If you watch some of the military shows on satellite, they'll have specials on various organizations and show footage of rounds from sniper rifles going down range on clear days. Your able to see on film the wake of the sound waves in the air from the sonic boom being produced by the bullets as they head down range.
 
I've watched 8" and 155mm howitzer rounds fly downrange while standing behind them. As a member of an 81mm mortar platoon, I often watched the mortar rounds in flight. I just stood some distance behind the tube and watched a point some distance in front of the barrel. It was easy to pick up the round in flight and watch it until it seemingly reached the apogee (sp?) of it's flight and tip over to begin its descent towards the target.
 
vapor trails

The only vapor trails I have ever seen were from own doing. I once necksized a bunch of 2506 brass, and loaded them without cleaning the lube out of the case necks. I was in a hurry. Using a million candle power spotlights on coyotes the lube left a vapor trail that looked like a white vaper trail behind a plane. My hunting buddies thought it was the neatest thing they had ever seen and tried it themselves. I have no idea how a bullet that is not engine driven could produce enough heat to form a vapor trail regardless of how fast it is driven. Being trained as a sniper I learned that gases from the powder will follow a bullet out of a rifle for 2 to 4 feet but no further. This was proven to me by an instructer shooting glass. At 2 1/2 feet from the muzzle the bullet strikes the glass, the gases chasing it up-end the bullet causing it to tumble and not strike the target behind the glass or hit at a different point of impact. Move 5 or more feet away, and the gas has lost its effect on the base of the bullet causing the bullet (308 in this case) to penetrate the glass and hit very close to its intended point of impact if not exactly on it. In short, after firing thousands or rounds of pistol and rifle from 38 special lubed target loads to 220 swift and other rounds. I don't believe bullets cause comtrails or vapor trails on their own regardless of the atmospheric conditions. They have no heat source more than a few feet beyond the barrel. I too have watched bullets travel down range with the sun to my back, but this is not a vapor trail, just good lighting.
 
It doesn't take a heat source to make a vapor trail.

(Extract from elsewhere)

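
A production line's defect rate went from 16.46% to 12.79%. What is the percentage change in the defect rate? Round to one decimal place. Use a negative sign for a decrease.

The change is 12.79 − 16.46 = -3.67 percentage points.
Relative to the original 16.46%, that is -3.67 ÷ 16.46 ≈ -22.3%.

-22.3%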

Check out the photos here.

Post #12 has an explanation of how airplane wings can cause vapor trails. I can't tell you if that explanation works for bullets.
 
I have had sun glint off of rounds before from pistol to rifle. Even had a batch of "bad" bullets for a .17 remy that came apart at about 150 yards when shot. Looked like sparkley metalic confetti in the sunlight and took me about eight shots before I figured it out. Lucky I didnt have one come apart in the barrel.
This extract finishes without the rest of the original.